So you have placed your new tenant and you can now relax...right? Or is now the time to really start to worry? Like many things in life the answer lies somewhere between the two extremes. Here are six steps you can take to set the odds in your favor that you will have great tenants.
Ask a tenant to pull out their lease to check on a particular rule. Many of them will say...sure..let me remember where I put that. It's crazy but true. Tenants often have no idea where they can find their lease. So they either have to contact the landlord with questions or they just figure it is easier to do than to ask permission.
Do yourself and your tenant a big favor.
Maybe it seems obvious but a lot of times we tend to want to forgive or let things slide to preserve the cash flow we are expecting from our tenants. Not a good idea. It will come back to haunt you.
Ever hear "give an inch, take a mile"? This is our experience with making exceptions to the lease. A frequent example is late fees. Whatever your late fee policy, be careful about making exceptions. Remember that by enforcing your lease in any area, you are making it very clear to your tenant that their lease and its terms have important meaning. And that you will be following the terms just as you expect them to do so also.
Tell your tenants that you will schedule routine inspections. Have a clause in your lease that tenants need to cooperate with these inspections. Make it clear that you will inspect. The potential will likely be as powerful as an actual inspection occurring.
Just the fact that your tenants expect inspections might yield much better interior care and maintenance. What is your goal with inspections? To keep your property in nice shape. A tenant who is not sure when you will be inspecting will likely strive to keep the home ready at all times. At least you are improving your odds.

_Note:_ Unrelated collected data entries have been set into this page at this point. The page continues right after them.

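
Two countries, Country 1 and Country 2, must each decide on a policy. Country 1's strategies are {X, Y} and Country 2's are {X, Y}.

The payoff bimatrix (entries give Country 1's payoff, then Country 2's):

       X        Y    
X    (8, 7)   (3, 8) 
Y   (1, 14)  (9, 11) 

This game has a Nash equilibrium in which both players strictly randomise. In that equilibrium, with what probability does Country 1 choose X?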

Some tenants have never had it explained to them what could happen to their credit and reputation if they fail to follow their lease. Give them a document that explains the eviction process and how it will damage their ability to do simple things. Things like buying a car or more significantly, renting another place to live.
Many tenants don't understand that the landlord can even take them to court for damages. In this additional legal action the landlord can receive a judgment that will cover unpaid rent and damages to the property. Explaining to tenants that you will obtain a damages judgement and then pursue collection in all methods available is powerful. Tell them the methods used including garnishment of wages and liens on bank accounts. This knowledge may positively affect their motivation to keep payments current and the property in good condition.
These four easy steps can assist any landlord in creating good to great relationships with their tenants. The one constant in all of these steps? Communications. Like many things in any business relationship, creating good communication will go a long way toward your success as a property investor.